And yet words fail me.
In October we
announced the news of our son, you can read here. And HE is a gift! I feel like
the luckiest mama in the world that he is ours! Syler Blane, our 6th
child. He evened us out!
You may recall I wrote in that post about my longing for a baby girl. How humorous that we started out
for a baby girl and ended up with an 8 year old BOY child!
And we were SO happy with our boy!
And we were SO happy with our boy!
But God… He wasn’t done. He
was putting his plans in motion. He knew the ending & he was still writing
our story.
We have a baby girl.
Well maybe not so much a
baby, though she is in our eyes.
She is 2 years old.
And she is a miracle.
The day I saw her I knew, she
was mine. I can remember the moment I
laid eyes on her. I gasped, I got tears, I dropped to my knees and looked at
the nannies in wonder.
Back in 2011 I fell in love with a baby we named Rosebud. I adored that baby girl and would have taken her home
with me. But she was not meant to be mine. I have been blessed that I have
connected with her family and they are so gracious to let me see her life!
She went home in 2011,
shortly after I met her.
So when I walked into the
baby play room in 2012, and THIS baby sat there, looking SO much like that
baby, it took my breath away.
As I fell to my knees before
her to soak her in, the nannies started to laugh and started saying Rosebud
(her chinese name of course) because they knew exactly what I was thinking!
I had sworn this trip I was
not going to focus on ONE baby as much. I was going to spend equal times with
ALL babies.
And then I saw her and well,
she was just my baby! She was perfect and smiley and I called Mark and said, I
want to bring her home!
And oh did they want to send
her home with me.
But of course that was not an
option. And at that point while we had tossed around adopting again, it was
simply that. Tossed around, but nothing settled.
We spent the next months
praying over this baby girl. Praying over our family. Are we supposed to add more? Are we going to be ok if we start an adoption and can't find her file? Are we CRAZY!
We knew going in we would only find her with a miracle.
We knew going in we would only find her with a miracle.

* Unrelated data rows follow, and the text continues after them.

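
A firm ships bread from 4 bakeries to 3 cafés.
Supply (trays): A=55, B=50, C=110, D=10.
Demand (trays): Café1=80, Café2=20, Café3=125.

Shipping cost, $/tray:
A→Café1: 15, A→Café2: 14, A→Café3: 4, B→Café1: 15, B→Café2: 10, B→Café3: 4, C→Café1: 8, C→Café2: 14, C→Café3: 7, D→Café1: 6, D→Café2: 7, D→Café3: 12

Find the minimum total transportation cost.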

But we also know that God IS a God of miracles.
And so we trusted in His plan.
I am not going to lie. It has been a LONG year. My faith felt like it was on a roller coaster of up and down. I wish I could say that I stayed strong, I never complained, I kept a happy attitude and knew that in the end God would give us a miracle in one way or another.
My friend shared this verse with me, and I wanted SO badly to live that!
And so we trusted in His plan.
I am not going to lie. It has been a LONG year. My faith felt like it was on a roller coaster of up and down. I wish I could say that I stayed strong, I never complained, I kept a happy attitude and knew that in the end God would give us a miracle in one way or another.
My friend shared this verse with me, and I wanted SO badly to live that!
Waiting is not something I have ever been good at though. EVEN now, I can't hardly stand it. We found Syler in October and we wondered, what is God doing? We were SOOO excited to have him as our son! We tried to come to peace with it might be just him. But my heart just kept saying, don't give up.
And God, who is a God of Mercy, gave us our miracle.
There is so much more to her story than I can even put into details. We are still processing through it all. But we do know this, God is good. We are blessed. Not only do we have an amazing son, we have my baby love.
I know it is a gift that I have been given to celebrate her 1st AND 2nd birthdays with her.
I watched her go from a smily happy baby to a nervous toddler that is scared of strangers.
I know that she loves puffs, and that was my secret ammunition in July.
She is a tiny peanut, weighing in at a whopping 22 pounds. She will be 3 in July.
She was born VERY early and the fact that she is alive IS a miracle in itself.
She is ornery, and some families who met her have called her Ms Attitude or simply, Trouble. :-)
Her name is Lin Fei, and just happens that MY middle name is Faye.
She does not have an English name yet, she is up for the letter M.
Her report was so detailed, of that I am so thankful. My favorite line is that "she is a beautiful dainty princess." And she IS.
She is now the baby princess of our family. She is our daughter, never to be an orphan again. She is so loved and cherished and WANTED more than words can say. We have prayed on our knees and continue to do so for this sweet miracle. She is our gift.
There are moments when I stop and just weep. We started this journey and it was so unknown what would happen. We knew what we wanted to happen, but we just had no idea what God would do. We would look at files and lists and dream and wait.
My dreams though, they were only THESE kids. Always.
So now we wait. We will travel SOON though for BOTH kids. We are praying to meet them on March 31st, will you pray with us?
I really do hope to get back in this blogging thing because I do love to keep track of these things for my kids. Someday I may not remember their stories in detail, but they can read them!
SEVEN children. It just seems like the perfect number if you ask us!